Tuesday, November 10, 2015

Something I never get tired of hearing

There are some statements in the Bible that never cease to amaze me. I'm talking about verses that stop me in my tracks nearly every time I read them, and perhaps they always should! It happened again when I read for the umpteenth time Romans 3:20-21... "But now the righteousness of God apart from the law is revealed, being witnessed by the law and the prophets, even the righteousness of God, through faith in Jesus Christ, to all and on all who believe."

To think that the righteousness of God can be found in any of us apart from how well we've done at keeping God's law is staggering! It simply doesn't matter how many do's we've done or how many don'ts we haven't done. The righteousness of God is available to us all through faith in Jesus!

Righteousness apart from rules seems like an oxymoron. But here it is  God granting to us a righteousness that is the result of our faith in His Son, Jesus Christ, and in all that He accomplished for us on the cross. Such faith is Abrahamic faith: "Abraham believed God and it was accounted to him as righteousness" (Genesis 15:6). This is the ultimate pressure-reliever, as God takes the burden of performing perfectly off of our shoulders and lays on us the gentle robe of righteousness that His Son Jesus bought for us at the cross. 

I never seem to get tired of hearing that: "the righteousness of God apart from the law"  "the righteousness of God, through faith in Jesus Christ." So we can stop measuring ourselves, constantly checking if we're doing okay, worried that we're not good enough, and simply enjoy the God who not only makes us righteous in His eyes, but also helps us each day to live righteously in this world.

© 2015 by Ken Peters

Thursday, November 5, 2015

He gives us the very thing He longs to find in us

I think I can safely assume that not many people think very often about circumcision. And it's not often that God brings it up in my devotional life with Him. But it has happened. Picking up the apostle Paul in mid-sentence, I was reading, "...nor is circumcision that which is outward in the flesh; but... circumcision is that of the heart, in the Spirit, not in the letter; whose praise is not from men but from God" (Romans 2:28-29).

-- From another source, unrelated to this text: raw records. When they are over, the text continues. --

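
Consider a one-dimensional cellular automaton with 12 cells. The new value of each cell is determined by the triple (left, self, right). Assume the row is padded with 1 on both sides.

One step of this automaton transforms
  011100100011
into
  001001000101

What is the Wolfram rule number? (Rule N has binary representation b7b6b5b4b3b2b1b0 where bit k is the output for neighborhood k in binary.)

130

position 2: 111 → 1  (bit 7 = 1)
position 3: 110 → 0  (bit 6 = 0)
position 0: 101 → 0  (bit 5 = 0)
position 4: 100 → 0  (bit 4 = 0)
position 1: 011 → 0  (bit 3 = 0)
position 6: 010 → 0  (bit 2 = 0)
position 5: 001 → 1  (bit 1 = 1)
position 8: 000 → 0  (bit 0 = 0)
bits b7..b0 = 10000010 = 130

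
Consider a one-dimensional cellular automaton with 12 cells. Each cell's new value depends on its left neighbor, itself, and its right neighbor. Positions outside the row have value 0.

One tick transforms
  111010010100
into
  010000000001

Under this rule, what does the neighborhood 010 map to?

0

At position 4 the neighborhood is 010; the next row has 0 there.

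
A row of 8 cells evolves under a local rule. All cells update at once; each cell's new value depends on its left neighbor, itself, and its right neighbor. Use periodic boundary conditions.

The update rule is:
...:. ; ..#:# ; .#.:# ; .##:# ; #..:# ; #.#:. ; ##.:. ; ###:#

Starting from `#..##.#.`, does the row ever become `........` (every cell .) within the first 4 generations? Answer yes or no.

####..#.
###.###.
##..##..
#.###.##
generation 4 is #.###.##, still not uniform .

no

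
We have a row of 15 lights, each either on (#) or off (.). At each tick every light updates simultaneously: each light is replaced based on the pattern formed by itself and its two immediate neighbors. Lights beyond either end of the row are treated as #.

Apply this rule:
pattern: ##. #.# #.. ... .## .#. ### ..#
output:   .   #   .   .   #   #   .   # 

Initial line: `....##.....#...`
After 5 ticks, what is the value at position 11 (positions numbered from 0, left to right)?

tick 1: ...##.....##..#
tick 2: ..##.....##..##
tick 3: .##.....##..##.
tick 4: ##.....##..##.#
tick 5: ......##..##.##
position 11 holds #

#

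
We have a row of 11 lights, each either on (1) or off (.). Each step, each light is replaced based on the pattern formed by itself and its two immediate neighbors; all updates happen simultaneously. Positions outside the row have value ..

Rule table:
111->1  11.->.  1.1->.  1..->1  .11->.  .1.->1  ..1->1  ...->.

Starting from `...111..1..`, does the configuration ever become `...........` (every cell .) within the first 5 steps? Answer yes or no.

..1.1.1111.
.11.1..11.1
1...111...1
11.1.1.1.11
...1.1.1...
step 5 is ...1.1.1..., still not uniform .

no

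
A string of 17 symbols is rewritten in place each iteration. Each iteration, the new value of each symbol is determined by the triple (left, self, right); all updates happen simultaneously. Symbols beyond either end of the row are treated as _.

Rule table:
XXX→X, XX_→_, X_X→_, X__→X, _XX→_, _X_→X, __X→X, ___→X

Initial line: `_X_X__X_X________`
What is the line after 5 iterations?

X______XXXX_X_XXX

XX_XXXX_XXXXXXXXX
____XX___XXXXXXX_
XXXX__XXX_XXXXX_X
_XX_XX_X___XXX__X
X______XXXX_X_XXX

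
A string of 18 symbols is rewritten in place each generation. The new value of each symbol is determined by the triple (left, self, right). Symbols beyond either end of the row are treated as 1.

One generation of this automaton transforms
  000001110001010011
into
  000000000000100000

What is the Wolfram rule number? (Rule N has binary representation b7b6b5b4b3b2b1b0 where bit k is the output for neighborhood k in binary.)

32

position 6: 111 → 0  (bit 7 = 0)
position 7: 110 → 0  (bit 6 = 0)
position 12: 101 → 1  (bit 5 = 1)
position 0: 100 → 0  (bit 4 = 0)
position 5: 011 → 0  (bit 3 = 0)
position 11: 010 → 0  (bit 2 = 0)
position 4: 001 → 0  (bit 1 = 0)
position 1: 000 → 0  (bit 0 = 0)
bits b7..b0 = 00100000 = 32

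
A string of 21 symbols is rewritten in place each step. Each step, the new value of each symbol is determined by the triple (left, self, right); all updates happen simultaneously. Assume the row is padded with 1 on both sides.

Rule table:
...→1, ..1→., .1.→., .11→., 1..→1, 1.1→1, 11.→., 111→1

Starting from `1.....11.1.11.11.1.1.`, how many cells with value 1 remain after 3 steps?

8

.1111...1.1..1..1.1.1
1.11.11..1.1..1..1.1.
.1..1..1..1.1..1..1.1
count of 1: 8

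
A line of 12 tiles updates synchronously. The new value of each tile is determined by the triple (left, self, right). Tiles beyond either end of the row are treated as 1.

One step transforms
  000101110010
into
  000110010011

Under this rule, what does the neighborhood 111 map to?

0

At position 6 the neighborhood is 111; the next row has 0 there.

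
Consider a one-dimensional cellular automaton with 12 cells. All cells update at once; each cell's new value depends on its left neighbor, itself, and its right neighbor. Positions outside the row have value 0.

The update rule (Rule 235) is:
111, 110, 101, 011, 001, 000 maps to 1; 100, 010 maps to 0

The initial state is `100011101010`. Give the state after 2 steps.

001111110100
111111111001

111111111001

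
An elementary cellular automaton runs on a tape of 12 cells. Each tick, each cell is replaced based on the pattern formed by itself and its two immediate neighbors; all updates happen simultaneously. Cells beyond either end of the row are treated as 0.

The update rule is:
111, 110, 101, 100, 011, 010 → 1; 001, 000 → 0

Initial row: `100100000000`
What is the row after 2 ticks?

110110000000
111111000000

111111000000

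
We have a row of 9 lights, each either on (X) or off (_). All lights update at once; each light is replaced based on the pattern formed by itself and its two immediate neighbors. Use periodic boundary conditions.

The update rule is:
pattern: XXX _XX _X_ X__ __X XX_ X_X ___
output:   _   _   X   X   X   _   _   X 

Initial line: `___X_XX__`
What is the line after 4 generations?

____XXX__

generation 1: XXXX___XX
generation 2: ____XXX__
generation 3: XXXX___XX  (repeats generation 1; period 2)
generation 4: ____XXX__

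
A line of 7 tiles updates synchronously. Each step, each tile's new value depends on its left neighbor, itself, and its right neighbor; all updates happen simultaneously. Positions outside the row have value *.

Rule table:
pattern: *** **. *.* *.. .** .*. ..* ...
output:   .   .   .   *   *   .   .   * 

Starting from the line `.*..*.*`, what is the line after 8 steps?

..*...*
*..**.*
.*.*..*
....*.*
***...*
...**.*
**.*..*
....*.*

....*.*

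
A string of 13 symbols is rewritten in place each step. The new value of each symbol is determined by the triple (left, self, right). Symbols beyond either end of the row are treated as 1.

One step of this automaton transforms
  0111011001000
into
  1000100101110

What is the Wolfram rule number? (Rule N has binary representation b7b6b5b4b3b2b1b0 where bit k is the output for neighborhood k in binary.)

position 2: 111 → 0  (bit 7 = 0)
position 3: 110 → 0  (bit 6 = 0)
position 0: 101 → 1  (bit 5 = 1)
position 7: 100 → 1  (bit 4 = 1)
position 1: 011 → 0  (bit 3 = 0)
position 9: 010 → 1  (bit 2 = 1)
position 8: 001 → 0  (bit 1 = 0)
position 11: 000 → 1  (bit 0 = 1)
bits b7..b0 = 00110101 = 53

53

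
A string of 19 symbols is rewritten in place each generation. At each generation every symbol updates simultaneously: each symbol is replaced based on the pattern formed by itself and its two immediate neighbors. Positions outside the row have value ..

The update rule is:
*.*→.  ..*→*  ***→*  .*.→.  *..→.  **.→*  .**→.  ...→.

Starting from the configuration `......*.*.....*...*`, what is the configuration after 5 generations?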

As I read that, it struck me that God cares so much more about our hearts than He does about outward things. Perhaps that's because He knows that outward conformity doesn't translate into heart-change the way a changed heart translates into a change in behaviour. Perhaps it's because He knows that outward conformity cannot produce intimacy with Him, but that only a true heart-change can bring about greater closeness between ourselves and God. That must be why God cares so much about our hearts. 

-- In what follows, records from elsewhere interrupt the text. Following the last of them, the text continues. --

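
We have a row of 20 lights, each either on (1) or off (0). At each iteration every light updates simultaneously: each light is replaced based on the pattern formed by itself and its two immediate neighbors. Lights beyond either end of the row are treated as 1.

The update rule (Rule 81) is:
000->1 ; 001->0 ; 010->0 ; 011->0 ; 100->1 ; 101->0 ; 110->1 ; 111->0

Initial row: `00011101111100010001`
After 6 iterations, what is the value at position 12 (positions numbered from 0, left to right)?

0

iteration 1: 11000100000111001100
iteration 2: 01110011110001100110
iteration 3: 00011000011100110010
iteration 4: 11001111000110011000
iteration 5: 01100001110011001110
iteration 6: 00111100011001100010
position 12 holds 0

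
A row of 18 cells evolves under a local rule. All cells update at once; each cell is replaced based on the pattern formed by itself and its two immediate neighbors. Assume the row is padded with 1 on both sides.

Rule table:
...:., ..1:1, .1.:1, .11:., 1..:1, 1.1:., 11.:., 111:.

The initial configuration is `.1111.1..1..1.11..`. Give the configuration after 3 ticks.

.1..111.....11.111

......1111111...11
1....1.......1.1..
.1..111.....11.111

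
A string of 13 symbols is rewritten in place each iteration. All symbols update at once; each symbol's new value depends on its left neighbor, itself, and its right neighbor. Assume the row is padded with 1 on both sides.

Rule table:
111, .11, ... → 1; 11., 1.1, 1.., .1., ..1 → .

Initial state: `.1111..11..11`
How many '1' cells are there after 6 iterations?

iteration 1: .111...1...11
iteration 2: .11..1...1.11
iteration 3: .1.....1...11
iteration 4: ...111...1.11
iteration 5: .1.11..1...11
iteration 6: ...1.....1.11
count of 1: 4

4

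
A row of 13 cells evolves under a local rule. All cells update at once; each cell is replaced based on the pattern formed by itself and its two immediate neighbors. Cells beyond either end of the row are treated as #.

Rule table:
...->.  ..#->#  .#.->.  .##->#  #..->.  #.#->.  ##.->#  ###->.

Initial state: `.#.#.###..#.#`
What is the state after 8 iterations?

.....#.#.#..#
....#......##
...#......##.
..#......###.
.#......##.#.
.......###...
......##.#..#
.....###...##

.....###...##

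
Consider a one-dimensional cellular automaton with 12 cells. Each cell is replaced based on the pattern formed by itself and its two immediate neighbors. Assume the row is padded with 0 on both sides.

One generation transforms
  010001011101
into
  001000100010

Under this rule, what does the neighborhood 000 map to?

At position 3 the neighborhood is 000; the next row has 0 there.

0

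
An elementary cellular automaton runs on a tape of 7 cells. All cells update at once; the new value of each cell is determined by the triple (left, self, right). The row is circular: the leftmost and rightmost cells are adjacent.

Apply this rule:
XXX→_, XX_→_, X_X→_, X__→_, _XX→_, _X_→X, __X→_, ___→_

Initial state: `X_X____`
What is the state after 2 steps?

X_X____  (fixed point — unchanged through step 2)

X_X____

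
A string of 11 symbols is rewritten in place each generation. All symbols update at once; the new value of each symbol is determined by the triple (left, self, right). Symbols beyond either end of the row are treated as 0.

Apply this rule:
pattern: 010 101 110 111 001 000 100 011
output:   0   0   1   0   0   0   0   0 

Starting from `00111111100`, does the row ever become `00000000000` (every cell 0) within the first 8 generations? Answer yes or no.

generation 1: 00000000100
generation 2: 00000000000
all cells are 0 at generation 2

yes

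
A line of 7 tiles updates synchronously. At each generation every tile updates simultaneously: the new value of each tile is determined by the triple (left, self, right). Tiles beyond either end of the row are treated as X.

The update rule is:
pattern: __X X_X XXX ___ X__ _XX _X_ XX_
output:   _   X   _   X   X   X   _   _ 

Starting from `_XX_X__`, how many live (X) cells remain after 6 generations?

XX_X_X_
__X_X_X
X__X_XX
_X__XX_
X_X_X_X
_X_X_XX
count of X: 4

4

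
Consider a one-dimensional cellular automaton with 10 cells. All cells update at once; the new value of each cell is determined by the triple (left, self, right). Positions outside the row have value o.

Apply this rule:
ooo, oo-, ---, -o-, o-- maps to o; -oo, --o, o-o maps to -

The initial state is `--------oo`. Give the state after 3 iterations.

ooooooooo-

iteration 1: ooooooo--o
iteration 2: oooooooo--
iteration 3: ooooooooo-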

What's encouraging about this focus on the heart is the fact that doing so not only results in God being pleased with us  "praise... from God"  but also releases us from having to earn God's praise. Can you imagine that? We typically only think of Biblical praise as being toward God, but Romans 2:29 speaks of God praising us! But the heart that God praises is a heart that has been given to us from God, and in which Jesus rules and reigns. He won't praise us for anything that's of our own making or done by our own efforts. When Jesus is invited to dwell in our hearts by His Spirit, God gives us new hearts so that we can live for Him, enjoy Him, and also be enjoyed by Him! And these new hearts have no interest in people's praise (which is often focused on what people see on the outside), but are instead, captivated by God's pleasure in us. 

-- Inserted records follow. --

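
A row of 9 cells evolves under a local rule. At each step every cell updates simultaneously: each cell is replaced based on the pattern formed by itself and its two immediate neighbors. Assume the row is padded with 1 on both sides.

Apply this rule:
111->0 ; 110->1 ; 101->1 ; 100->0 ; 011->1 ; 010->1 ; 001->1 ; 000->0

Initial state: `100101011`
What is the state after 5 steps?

step 1: 101111110
step 2: 111000011
step 3: 001000110
step 4: 011001111
step 5: 111011000

111011000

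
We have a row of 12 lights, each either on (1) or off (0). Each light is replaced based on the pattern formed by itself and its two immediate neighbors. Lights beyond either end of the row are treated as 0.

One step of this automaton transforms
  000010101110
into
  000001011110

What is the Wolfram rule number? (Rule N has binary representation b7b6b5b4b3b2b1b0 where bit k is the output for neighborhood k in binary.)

position 9: 111 → 1  (bit 7 = 1)
position 10: 110 → 1  (bit 6 = 1)
position 5: 101 → 1  (bit 5 = 1)
position 11: 100 → 0  (bit 4 = 0)
position 8: 011 → 1  (bit 3 = 1)
position 4: 010 → 0  (bit 2 = 0)
position 3: 001 → 0  (bit 1 = 0)
position 0: 000 → 0  (bit 0 = 0)
bits b7..b0 = 11101000 = 232

232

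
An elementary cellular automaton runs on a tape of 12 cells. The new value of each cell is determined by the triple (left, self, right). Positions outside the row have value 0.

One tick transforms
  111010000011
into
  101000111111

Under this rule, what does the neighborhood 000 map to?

At position 6 the neighborhood is 000; the next row has 1 there.

1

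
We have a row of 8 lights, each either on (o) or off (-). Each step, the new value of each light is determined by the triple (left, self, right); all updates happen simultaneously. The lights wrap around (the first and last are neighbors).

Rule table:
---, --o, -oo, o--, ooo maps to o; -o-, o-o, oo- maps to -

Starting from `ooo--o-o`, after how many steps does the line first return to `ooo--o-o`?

step 1: oo-oo--o
step 2: o--o-ooo
step 3: -oo--ooo
step 4: -o-oooo-
step 5: o--ooo-o
step 6: -oooo--o
step 7: -ooo-oo-
step 8: ooo--o-o

8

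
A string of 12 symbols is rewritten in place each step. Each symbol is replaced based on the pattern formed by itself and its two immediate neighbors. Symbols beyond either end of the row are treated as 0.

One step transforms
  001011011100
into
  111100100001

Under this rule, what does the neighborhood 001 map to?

1

At position 1 the neighborhood is 001; the next row has 1 there.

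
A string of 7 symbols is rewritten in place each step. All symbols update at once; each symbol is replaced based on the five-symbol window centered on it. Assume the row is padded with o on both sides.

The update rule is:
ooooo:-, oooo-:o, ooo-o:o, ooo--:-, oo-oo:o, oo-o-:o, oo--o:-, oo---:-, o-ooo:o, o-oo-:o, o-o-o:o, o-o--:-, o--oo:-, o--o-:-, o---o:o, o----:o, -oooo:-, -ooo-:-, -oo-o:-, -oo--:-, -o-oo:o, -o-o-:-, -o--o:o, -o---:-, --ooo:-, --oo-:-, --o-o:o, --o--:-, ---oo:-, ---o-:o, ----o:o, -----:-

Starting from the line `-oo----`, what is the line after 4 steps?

--o--o-

step 1: oo--oo-
step 2: o-----o
step 3: --o-o--
step 4: --o--o-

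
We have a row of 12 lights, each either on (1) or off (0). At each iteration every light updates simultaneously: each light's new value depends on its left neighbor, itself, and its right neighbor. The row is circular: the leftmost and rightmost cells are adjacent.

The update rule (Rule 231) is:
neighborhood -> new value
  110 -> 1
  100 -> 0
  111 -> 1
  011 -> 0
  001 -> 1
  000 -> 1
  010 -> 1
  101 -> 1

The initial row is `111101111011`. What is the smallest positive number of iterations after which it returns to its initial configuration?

111110111101
111111011110
011111101111
101111110111
110111111011
111011111101
111101111110
011110111111
101111011111
110111101111
111011110111
111101111011

12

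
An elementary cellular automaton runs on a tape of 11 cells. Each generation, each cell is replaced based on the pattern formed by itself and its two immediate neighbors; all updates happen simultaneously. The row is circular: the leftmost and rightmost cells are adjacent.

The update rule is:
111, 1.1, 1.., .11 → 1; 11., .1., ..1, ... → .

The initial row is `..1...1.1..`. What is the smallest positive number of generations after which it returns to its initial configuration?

...1...1.1.
....1...1.1
1....1...1.
.1....1...1
1.1....1...
.1.1....1..
..1.1....1.
...1.1....1
1...1.1....
.1...1.1...
..1...1.1..

11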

That is so freeing because the very thing that pleases God the most  a heart dedicated to Him  is the same thing that we can totally depend on God to create in us! He is the one who gives us a heart that pleases Him. Our part is to simply draw near to God and keep our hearts focused on Him (rather than on our outward performance), and God will then do His part of keeping our hearts soft and responsive to Him, thereby allowing us to find incomparable pleasure in His infinite pleasure in us.